We propose Mirror Descent Optimal Transport (MDOT), a novel method for solving discrete optimal transport (OT) problems with high precision, by unifying temperature annealing in entropic-regularized OT (EOT) with mirror descent techniques. In this framework, temperature annealing produces a sequence of EOT dual problems, whose solution gradually gets closer to the solution of the original OT problem. We solve each problem efficiently using a GPU-parallel nonlinear conjugate gradients algorithm (PNCG) that outperforms traditional Sinkhorn iterations under weak regularization. Moreover, our investigation also reveals that the theoretical convergence rate of Sinkhorn iterations can exceed existing non-asymptotic bounds when its stopping criterion is tuned in a manner analogous to MDOT. Our comprehensive ablation studies of MDOT-PNCG affirm its robustness across a wide range of algorithmic parameters. Benchmarking on 24 problem sets of size $n=4096$ in a GPU environment demonstrate that our method attains high-precision, feasible solutions significantly faster than a representative set of existing OT solvers (including accelerated gradient methods and advanced Sinkhorn variants) in both wall-clock time and number of operations. Empirical convergence rates range between $O(n^2 \varepsilon^{-1/4})$ and $O(n^2 \varepsilon^{-1})$, where $\varepsilon$ is the optimality gap. For problem sizes up to ${n=16,384}$, the empirical runtime scales as $\widetilde{O}(n^2)$ for moderate precision and as $\widetilde{O}(n^{5/2})$ at worst for high precision. These findings establish MDOT-PNCG as a compelling alternative to current OT solvers, particularly in challenging weak-regularization regimes.

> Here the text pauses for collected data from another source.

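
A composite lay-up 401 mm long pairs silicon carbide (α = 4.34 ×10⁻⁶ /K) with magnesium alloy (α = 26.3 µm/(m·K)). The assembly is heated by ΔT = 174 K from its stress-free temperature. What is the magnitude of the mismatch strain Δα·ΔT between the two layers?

Δα = |4.34 − 26.3|×10⁻⁶/K = 22.0×10⁻⁶/K.
Mismatch strain = Δα·ΔT = 22.0×10⁻⁶ × 174.0 = 3.82×10⁻³.

3.82×10⁻³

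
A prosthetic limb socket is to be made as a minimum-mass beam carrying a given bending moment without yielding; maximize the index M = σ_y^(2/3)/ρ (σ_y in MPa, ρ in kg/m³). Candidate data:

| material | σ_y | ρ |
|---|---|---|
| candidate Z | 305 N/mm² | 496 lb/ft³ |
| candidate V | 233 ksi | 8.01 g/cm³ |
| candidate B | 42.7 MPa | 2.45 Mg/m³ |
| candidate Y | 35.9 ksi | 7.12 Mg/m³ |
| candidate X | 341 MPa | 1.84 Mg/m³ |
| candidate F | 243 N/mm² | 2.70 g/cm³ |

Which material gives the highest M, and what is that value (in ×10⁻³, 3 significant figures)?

In SI units:
  candidate Z: σ_y = 305.0 MPa, ρ = 7945 kg/m³
  candidate V: σ_y = 1606 MPa, ρ = 8010 kg/m³
  candidate B: σ_y = 42.70 MPa, ρ = 2450 kg/m³
  candidate Y: σ_y = 247.5 MPa, ρ = 7120 kg/m³
  candidate X: σ_y = 341.0 MPa, ρ = 1840 kg/m³
  candidate F: σ_y = 243.0 MPa, ρ = 2700 kg/m³
  candidate X: M = 26.5×10⁻³
  candidate V: M = 17.1×10⁻³
  candidate F: M = 14.4×10⁻³
  candidate Z: M = 5.70×10⁻³
  candidate Y: M = 5.54×10⁻³
  candidate B: M = 4.99×10⁻³
Candidate X has the largest M.

candidate X, M = 26.5×10⁻³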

翻译：我们提出了一种新颖的离散最优传输（OT）问题高精度求解方法——镜像下降最优传输（MDOT），该方法通过将熵正则化最优传输（EOT）中的温度退火技术与镜像下降技术相统一来实现。在此框架中，温度退火产生一系列EOT对偶问题，其解逐渐逼近原始OT问题的解。我们采用GPU并行非线性共轭梯度算法（PNCG）高效求解每个子问题，该算法在弱正则化条件下优于传统的Sinkhorn迭代。此外，我们的研究还发现，当Sinkhorn迭代的停止准则以类似于MDOT的方式调整时，其理论收敛速度可能超过现有的非渐近界。我们对MDOT-PNCG进行的全面消融实验证实了其在广泛算法参数范围内的鲁棒性。在GPU环境下对规模为$n=4096$的24个问题集进行基准测试表明，无论是在实际运行时间还是操作次数上，我们的方法获得高精度可行解的速度均显著快于现有代表性OT求解器（包括加速梯度方法和先进的Sinkhorn变体）。经验收敛速度介于$O(n^2 \varepsilon^{-1/4})$到$O(n^2 \varepsilon^{-1})$之间，其中$\varepsilon$为最优性间隙。对于规模高达${n=16,384}$的问题，在中等精度下经验运行时间按$\widetilde{O}(n^2)$缩放，在高精度下最坏情况按$\widetilde{O}(n^{5/2})$缩放。这些发现确立了MDOT-PNCG作为当前OT求解器的有力替代方案，尤其在具有挑战性的弱正则化场景中。